Figure 4 shows representative chromatograms of plasma sample after administration of TMHP and spiked IS. Mean plasma concentration–time profiles for 24 volunteers after oral administration of the test and the reference drug are presented in Fig. 5. To the best of our knowledge, such profiles have been obtained for the first time.
Vasonat in capsules (250 mg) produced by JSC Olainfarm, Latvia had a similar pharmacokinetic profile to MildronatW in capsules (250 mg) produced by JSC Grindeks, Latvia. The pharmacokinetic curves of both drugs (VasonatW and MildronateW) had a statistically significant double peak: the first peak was at the time at which Cmax was reached (Tmax), about 1.5 h, and the second was at a second Tmax of about 5 h. The double peak phenomenon for TMHP was observed for the first time. This phenomenon has been described previously for several drugs, and various probable reasons of this phenomenon have been considered (Davies et al., 2010). We carried out mathematic modeling of TMHP absorption in different segments of the gastrointestinal tract in order to explain the double peak phenomenon, which is observed after oral administration of the drug, but not after its intravenous injection (Peng et al., 2010). The results of such modeling after oral administration of the drug were described by Zupanets et al. (2010), where it was shown that such TMHP behavior could be associated with two areas of its absorption in gastrointestinal tract segments: the duodenum and the empty gut.
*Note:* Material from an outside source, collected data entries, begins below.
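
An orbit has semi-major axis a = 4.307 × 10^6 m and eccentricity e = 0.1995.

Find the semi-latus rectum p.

p = a (1 − e²).
p = 4.307e+06 · (1 − (0.1995)²) = 4.307e+06 · 0.9602 ≈ 4.136e+06 m = 4.136 × 10^6 m.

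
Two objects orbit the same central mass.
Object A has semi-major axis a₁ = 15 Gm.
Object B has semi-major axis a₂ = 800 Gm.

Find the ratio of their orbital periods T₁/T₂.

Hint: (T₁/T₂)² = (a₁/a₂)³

Convert to SI: a₁ = 15 Gm = 1.5e+10 m; a₂ = 800 Gm = 8e+11 m.
From Kepler's third law, (T₁/T₂)² = (a₁/a₂)³, so T₁/T₂ = (a₁/a₂)^(3/2).
a₁/a₂ = 1.5e+10 / 8e+11 = 0.01875.
T₁/T₂ = (0.01875)^(3/2) ≈ 0.002567.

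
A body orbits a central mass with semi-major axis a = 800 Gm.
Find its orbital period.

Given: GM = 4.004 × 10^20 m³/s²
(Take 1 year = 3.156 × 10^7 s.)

Convert to SI: a = 800 Gm = 8e+11 m.
Kepler's third law: T = 2π √(a³ / GM).
Substituting a = 8e+11 m and GM = 4.004e+20 m³/s²:
T = 2π √((8e+11)³ / 4.004e+20) s
T ≈ 2.247e+08 s = 7.119 years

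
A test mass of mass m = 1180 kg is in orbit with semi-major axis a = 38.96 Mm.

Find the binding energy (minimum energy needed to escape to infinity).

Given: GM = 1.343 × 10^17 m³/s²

Convert to SI: a = 38.96 Mm = 3.896e+07 m.
Total orbital energy is E = −GMm/(2a); binding energy is E_bind = −E = GMm/(2a).
E_bind = 1.343e+17 · 1180 / (2 · 3.896e+07) J ≈ 2.034e+12 J = 2.034 TJ.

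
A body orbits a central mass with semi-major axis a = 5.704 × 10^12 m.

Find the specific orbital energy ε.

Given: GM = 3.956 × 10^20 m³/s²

ε = −GM / (2a).
ε = −3.956e+20 / (2 · 5.704e+12) J/kg ≈ -3.468e+07 J/kg = -34.68 MJ/kg.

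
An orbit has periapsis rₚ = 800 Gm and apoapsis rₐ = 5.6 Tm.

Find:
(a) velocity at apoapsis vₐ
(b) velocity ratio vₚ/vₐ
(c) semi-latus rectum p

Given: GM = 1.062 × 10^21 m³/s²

Convert to SI: rₚ = 800 Gm = 8e+11 m; rₐ = 5.6 Tm = 5.6e+12 m.
(a) With a = (rₚ + rₐ)/2 = 3.2e+12 m, vₐ = √(GM (2/rₐ − 1/a)) = √(1.062e+21 · (2/5.6e+12 − 1/3.2e+12)) m/s ≈ 6886 m/s
(b) Conservation of angular momentum (rₚvₚ = rₐvₐ) gives vₚ/vₐ = rₐ/rₚ = 5.6e+12/8e+11 ≈ 7
(c) From a = (rₚ + rₐ)/2 = 3.2e+12 m and e = (rₐ − rₚ)/(rₐ + rₚ) = 0.75, p = a(1 − e²) = 3.2e+12 · (1 − (0.75)²) ≈ 1.4e+12 m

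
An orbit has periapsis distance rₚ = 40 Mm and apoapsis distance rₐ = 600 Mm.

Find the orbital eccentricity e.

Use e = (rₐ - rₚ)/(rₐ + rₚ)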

Statistical analysis of all acquired data was performed employing the ANOVA algorithm (Win-Nonlin professional software version 5.2). The main pharmacokinetic parameters and its standard deviations are listed in Table 2. The parametric 90% confidence intervals for geometric mean ratio meldonium test/reference drug ranged from 87.7 to 99.2% (point estimate 93.0%) for Cmax and from 95.5 to 102.1% (point estimate 98.9%) for AUC0–24. These findings suggest that the drugs are bioequivalent.
A new method of quantification of meldonium in blood plasma using UPLC-MS/MS and a HILIC column was developed. The method proved to be rapid and simple. The method validation indicated the conformity of its properties with the established requirements. The method was successfully applied to the pharmacokinetic study of generic and branded oral drugs of meldonium (250 mg, in capsules), which was carried out for the first time. It was determined that the mean pharmacokinetic curve has a statistically significant double peak.